New Delhi: Indian drug firms will soon have to approach the Centre rather than state authorities to get their facilities and export products certified, a move that industry players say could streamline the regulatory process for pharmaceutical sales overseas but add to delays.
The Certificate of Pharmaceutical Product (Copp) and good manufacturing practice (GMP), as laid down by the World Health Organization (WHO), will be issued by the national regulatory authority or the Drugs Controller General of India (DCGI) from 1 October, the government said in a notification last week.
Copp is mandatory in many countries that require WHO accreditation for products being imported. It will now be issued by the Central Drugs Standard Control Organisation (CDSCO).
The decision to take back the authority from the states was made during the 40th drug consultative committee (DCC) meeting in June, after several issues raised by WHO over the issuance of these certificates.
“The WHO has time and again expressed concerns on the implementation of the WHO certification scheme on the quality of pharmaceutical products moving in international commerce,” the government said in the notification.
“The standard for giving Copp certificates by the states is lax and if tomorrow the WHO comes and audits the facilities, we can have problems,” said a senior official with the health ministry who did not want to be named.
Indian drug firms have had issues with foreign regulators in the past year over standards at their manufacturing plants.
A year ago, the US Food and Drug Administration (FDA) issued warning letters and import alerts on Ranbaxy Laboratories Ltd for deviations from good manufacturing practices after it audited the firm’s plants at Paonta Sahib in Himachal Pradesh and Dewas in Madhya Pradesh.

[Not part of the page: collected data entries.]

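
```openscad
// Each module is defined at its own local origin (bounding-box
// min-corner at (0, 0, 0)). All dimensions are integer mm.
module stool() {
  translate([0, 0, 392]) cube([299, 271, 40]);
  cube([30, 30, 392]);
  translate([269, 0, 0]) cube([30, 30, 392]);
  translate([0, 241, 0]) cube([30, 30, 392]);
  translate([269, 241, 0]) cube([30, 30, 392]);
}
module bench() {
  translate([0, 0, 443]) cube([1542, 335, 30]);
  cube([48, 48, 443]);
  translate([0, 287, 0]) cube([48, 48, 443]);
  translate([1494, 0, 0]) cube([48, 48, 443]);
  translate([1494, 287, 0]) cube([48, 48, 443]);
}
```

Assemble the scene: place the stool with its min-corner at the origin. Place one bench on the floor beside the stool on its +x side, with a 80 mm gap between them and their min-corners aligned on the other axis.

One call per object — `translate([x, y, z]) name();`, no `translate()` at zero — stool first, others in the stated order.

stool();
translate([379, 0, 0]) bench();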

The Indian pharmaceutical exports council, Pharmexcil, says the new system would help streamline exports. “This is a welcome step by the DCGI. It will help in the international market since it maintains uniformity and transparency,” said P.V. Appaji, executive director, Pharmexcil.
There were concerns, however, that possible delays at the Centre in issuing the certificates would lead to a delay in exports, he said. Till February, India’s pharmaceutical exports were worth Rs38,000 crore, a 30% growth over the previous fiscal year.
Small scale industries, too, are worried the move could hamper their exports.
“This decision of creating non-tariff barriers of centralizing issuance of Copp is just to please the MNCs (multinational companies), to kill the export competitiveness of the small sector against public interest,” said Lalit Kumar Jain, senior vice-chairman, SME Pharma Industries Confederation (Spic).